Over the past few years, I have found myself driven more by curiosity and the ability to expand my understanding than sticking to particular topics, but there are some recurring themes:
Models that can saturate exa-scale compute.
Unsupervised training methods to side-step expensive human supervisions, perhaps driven by curiosity.
Procedural environments to provide feedbacks so that they can improve in emergent ways.
Massively multimodal in their inputs and outputs, that goes way beyond what is familiar to us, such as text, image, audio or video.
Having witnessed, just like many of us, the possibility of misuse in deploying advanced technologies, I particularly value the role of ethics and taste in research endeavors:
The need for small, bootstrapped, personalized, and efficient models and algorithms to train them.
New methods to detect and understand automated behavior on the Internet, to understand how automation and synthetic content is disrupting and changing professional work and popular culture.
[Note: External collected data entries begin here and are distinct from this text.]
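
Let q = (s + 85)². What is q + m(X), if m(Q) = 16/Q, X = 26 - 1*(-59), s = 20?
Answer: 937141/85 ≈ 11025.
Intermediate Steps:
X = 85 (X = 26 + 59 = 85)
q = 11025 (q = (20 + 85)² = 105² = 11025)
q + m(X) = 11025 + 16/85 = 937141/85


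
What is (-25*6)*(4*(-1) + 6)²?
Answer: -600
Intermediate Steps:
(-25*6)*(4*(-1) + 6)² = -150*(-4 + 6)² = -150*2² = -150*4 = -600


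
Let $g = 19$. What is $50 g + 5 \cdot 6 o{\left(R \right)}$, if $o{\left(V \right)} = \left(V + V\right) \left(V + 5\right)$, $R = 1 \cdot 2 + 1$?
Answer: $2390$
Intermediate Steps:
$R = 3$ ($R = 2 + 1 = 3$)
$o{\left(V \right)} = 2 V \left(5 + V\right)$
$50 g + 5 \cdot 6 o{\left(R \right)} = 50 \cdot 19 + 5 \cdot 6 \cdot 2 \cdot 3 \left(5 + 3\right) = 950 + 30 \cdot 2 \cdot 3 \cdot 8 = 950 + 30 \cdot 48 = 950 + 1440 = 2390$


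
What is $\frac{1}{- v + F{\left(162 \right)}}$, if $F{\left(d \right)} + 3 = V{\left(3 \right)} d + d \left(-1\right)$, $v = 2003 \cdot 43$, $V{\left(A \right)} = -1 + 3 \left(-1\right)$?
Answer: $- \frac{1}{86942} \approx -1.1502 \cdot 10^{-5}$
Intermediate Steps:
$V{\left(A \right)} = -4$ ($V{\left(A \right)} = -1 - 3 = -4$)
$v = 86129$
$F{\left(d \right)} = -3 - 5 d$ ($F{\left(d \right)} = -3 - \left(4 d - d \left(-1\right)\right) = -3 - 5 d$)
$\frac{1}{- v + F{\left(162 \right)}} = \frac{1}{\left(-1\right) 86129 - 813} = \frac{1}{-86129 - 813} = \frac{1}{-86942} = - \frac{1}{86942}$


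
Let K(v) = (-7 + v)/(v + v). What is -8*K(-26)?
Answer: -66/13 ≈ -5.0769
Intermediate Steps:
K(v) = (-7 + v)/(2*v) (K(v) = (-7 + v)/((2*v)) = (-7 + v)*(1/(2*v)) = (-7 + v)/(2*v))
-8*K(-26) = -4*(-7 - 26)/(-26) = -4*(-1)*(-33)/26 = -8*33/52 = -66/13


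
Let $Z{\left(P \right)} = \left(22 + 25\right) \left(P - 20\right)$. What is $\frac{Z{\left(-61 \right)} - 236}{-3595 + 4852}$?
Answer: $- \frac{4043}{1257} \approx -3.2164$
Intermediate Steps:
$Z{\left(P \right)} = -940 + 47 P$ ($Z{\left(P \right)} = 47 \left(-20 + P\right) = -940 + 47 P$)
$\frac{Z{\left(-61 \right)} - 236}{-3595 + 4852} = \frac{\left(-940 + 47 \left(-61\right)\right) - 236}{-3595 + 4852} = \frac{\left(-940 - 2867\right) - 236}{1257} = \left(-3807 - 236\right) \frac{1}{1257} = \left(-4043\right) \frac{1}{1257} = - \frac{4043}{1257}$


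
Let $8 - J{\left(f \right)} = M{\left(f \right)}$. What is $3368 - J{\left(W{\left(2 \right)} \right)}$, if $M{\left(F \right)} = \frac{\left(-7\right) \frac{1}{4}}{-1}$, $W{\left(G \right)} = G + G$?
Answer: $\frac{13447}{4} \approx 3361.8$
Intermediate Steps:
$W{\left(G \right)} = 2 G$
$M{\left(F \right)} = \frac{7}{4}$ ($M{\left(F \right)} = \left(-7\right) \frac{1}{4} \left(-1\right) = \left(- \frac{7}{4}\right) \left(-1\right) = \frac{7}{4}$)
$J{\left(f \right)} = \frac{25}{4}$ ($J{\left(f \right)} = 8 - \frac{7}{4} = \frac{25}{4}$)
$3368 - J{\left(W{\left(2 \right)} \right)} = 3368 - \frac{25}{4} = \frac{13447}{4}$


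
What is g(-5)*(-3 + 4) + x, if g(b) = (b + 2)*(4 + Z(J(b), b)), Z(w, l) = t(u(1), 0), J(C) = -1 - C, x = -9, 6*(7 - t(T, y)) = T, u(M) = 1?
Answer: -83/2 ≈ -41.500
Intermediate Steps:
t(T, y) = 7 - T/6
Z(w, l) = 41/6 (Z(w, l) = 7 - ⅙*1 = 7 - ⅙ = 41/6)
g(b) = 65/3 + 65*b/6 (g(b) = (b + 2)*(4 + 41/6) = (2 + b)*(65/6) = 65/3 + 65*b/6)
g(-5)*(-3 + 4) + x = (65/3 + (65/6)*(-5))*(-3 + 4) - 9 = (65/3 - 325/6)*1 - 9 = -65/2*1 - 9 = -65/2 - 9 = -83/2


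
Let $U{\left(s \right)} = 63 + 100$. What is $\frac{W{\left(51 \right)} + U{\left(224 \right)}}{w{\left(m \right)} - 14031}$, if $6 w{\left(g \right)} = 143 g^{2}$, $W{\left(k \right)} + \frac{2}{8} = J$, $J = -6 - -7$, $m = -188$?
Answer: $\frac{1965}{9940012} \approx 0.00019769$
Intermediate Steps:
$U{\left(s \right)} = 163$
$J = 1$ ($J = -6 + 7 = 1$)
$W{\left(k \right)} = \frac{3}{4}$ ($W{\left(k \right)} = - \frac{1}{4} + 1 = \frac{3}{4}$)
$w{\left(g \right)} = \frac{143 g^{2}}{6}$
$\frac{W{\left(51 \right)} + U{\left(224 \right)}}{w{\left(m \right)} - 14031} = \frac{\frac{3}{4} + 163}{\frac{143 \left(-188\right)^{2}}{6} - 14031} = \frac{655}{4 \left(\frac{143}{6} \cdot 35344 - 14031\right)} = \frac{655}{4 \left(\frac{2527096}{3} - 14031\right)} = \frac{655}{4 \cdot \frac{2485003}{3}} = \frac{655}{4} \cdot \frac{3}{2485003} = \frac{1965}{9940012}$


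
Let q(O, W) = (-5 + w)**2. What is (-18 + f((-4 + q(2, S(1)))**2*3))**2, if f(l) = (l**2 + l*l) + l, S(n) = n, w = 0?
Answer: 12263744853369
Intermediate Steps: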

Re-imagined operating systems, mobile and embedded systems, hardware form factors, display and interactive primitives to faciliate a cooperative relationship between humans and AI.
Privacy-enhancing technologies that uphold fundamental human privacy and rights against the growing, unchecked corporate powers.
Services
- Artifact Evaluation: MLSys, CGO
- Journal Review: IEEE TPAMI, IEEE TKDE
- Conference Review: NeurIPS, LoG, AISTATS, ICML, ICLR, ACL
A small caveat
- I publish under both Liao Peiyuan and Peiyuan Liao, though I prefer the former since (Peiyuan, 2024) is much more informative than (Liao, 2024).